After Us is a vast, vibrant platformer with a muddled heart

It’s easy to be cynical about After Us, and I am indeed quite cynical about After Us. Created by Barcelona-based Piccolo, the studio behind Arise: A Simple Story, it’s an ecologically themed platformer about a child goddess rescuing animal souls from ravaged cities full of petrified human beings. As I learned from Piccolo, the overall aim is to restore hope to discussions of environmental catastrophe, without waving away the hard facts. But the game couches all this in vague, “universal” terms, as though it were trying to avoid entangling itself in the very debates it wants to channel.

Based on a couple of hours with a pre-release build, it risks becoming a Game with a Message but not necessarily anything to say. Rather than specifics about the workings of phenomena such as climate change, After Us prefers to deal in heavy symbolism – the hub area is called the Ark, and your character’s mum is a talking tree – and well-travelled eco-fable cliches such as oil oceans and burned-out cars.
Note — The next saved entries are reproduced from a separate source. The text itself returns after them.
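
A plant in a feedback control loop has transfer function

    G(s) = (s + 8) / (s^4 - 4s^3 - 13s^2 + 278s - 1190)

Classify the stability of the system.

unstable

The denominator s^4 - 4s^3 - 13s^2 + 278s - 1190 factors as (s - 5)(s^2 - 6s + 34)(s + 7), giving poles at s = 5, 3 + 5j, 3 - 5j, -7.
Since the pole(s) at s = 5, 3 + 5j, 3 - 5j lie in the right half-plane, the system is unstable.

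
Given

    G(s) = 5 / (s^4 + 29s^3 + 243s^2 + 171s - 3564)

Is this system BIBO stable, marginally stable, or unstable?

unstable

The denominator s^4 + 29s^3 + 243s^2 + 171s - 3564 factors as (s + 12)(s + 9)(s - 3)(s + 11), giving poles at s = -12, -9, 3, -11.
Since the pole(s) at s = 3 lie in the right half-plane, the system is unstable.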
It amasses some historical context in the shape of recoverable memories of a bygone world, but the storytelling is largely wordless and somewhat cheesy. The protagonist, Gaia, certainly lays it on thick: she looks like she’s permanently on the brink of crying her eyes out.

At worst, the game feels like it’s just cashing in on the existential funk generated by the global ecological crisis. It also disagrees with itself a little at the level of mechanics. The jump-and-dash controls are well-wrought and feed into some engaging, Prince of Persia-esque traversal puzzles, but the “combat” oscillates fretfully between satisfying expectations for third-person action games and subverting them. There’s no killing, strictly speaking, but there are corrupted humans or “devourers” you must “redeem” by lobbing your glowing heart at them. It’s essentially the “friendliness pellets” joke from Undertale played straight.
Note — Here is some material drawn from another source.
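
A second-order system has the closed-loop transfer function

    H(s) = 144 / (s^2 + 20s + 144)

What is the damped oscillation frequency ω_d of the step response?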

Get beyond its over-earnest flourishes and vibes-based eco-messaging, however, and there’s more going on in After Us than topicality for topicality’s sake. For starters, there’s the act of singing to magically carpet the ground in plantlife. This is used to clear away pools of toxic gloop and knock back attackers, but it’s more compelling simply as a means of playing with the geometry – turning toppled factory chimneys into flickering green boulders, and bag-strewn alleyways into verdant canyons.

It reminds me a little of cleaning up empty homes in Powerwash Simulator, but most of the flora you conjure evaporates swiftly. You can leave lasting marks by singing to golden roots, however, which spring up into towering trees – plumes of pure green in a world of poisonous greys and seeping flame. It makes me think of the narrow meadows that bloom surreptitiously between the lanes of British motorways.

There’s also the ethereal nature of the creatures you “rescue”. Each of the game’s levels harbours one major animal soul or “vessel” plus a number of optional critters; once gathered, they’ll repopulate both the Ark and the surrounding environments with spectral duplicates. The key point here is that you aren’t saving the animals, but resurfacing their ghosts, which robs you provocatively of the catharsis Games with a Message often aim for.

Nor do you gain any abilities from the creatures you discover. Your capabilities at the start are the same at the end, which might be attractive if, like me, you’re finding Zelda: Tears of the Kingdom’s sheer onslaught of things to craft, collect and trade a bit draining. All you can do with the animals after restoring them is pet or sing to them in passing to trigger a cascade of answering calls, as though stroking a set of wind chimes. It tugs a little against the tendency in most games to portray nonhuman animals as resources to hoard and profit from, though I do fundamentally feel like I’m filling up a display cabinet with collectible figurines.


One of the creatures you'll rescue in After Us, a huge phantom dog.

I enjoyed the process of tracing these ghostly critters through the levels. The more mobile species often lure you towards secret paths and optional discoveries, and they leave the worlds of After Us interestingly marooned – not just a route to an objective, but not quite a living space. But what really grabs me about this game are the humans – architects of all this calamity, who form a mostly inanimate procession of giant, naked effigies from level entrance to exit.

They’re hypnotic both for their grief and fear-stricken expressions and for their startling individuality. Character models repeat, but each mournful human relic is trapped in its own particular silent drama, and you could spend an hour or more wandering from one to the next, deciphering their attitudes and relationships. Some are being steadily engulfed by the wreckage, while others are perched on the high points, beholding the apocalyptic sunset (and discreetly indicating the next ledge in a platforming sequence). A few form family groups, while others are trying to take charge, pointing their comrades towards huge pieces of wasteland memorabilia, such as rusty fairground carousels.

It’s not clear where they think they’re going. Back to the past they once ruled over, perhaps? Or simply away from the future they’ve created? Either way, you must follow in their footsteps.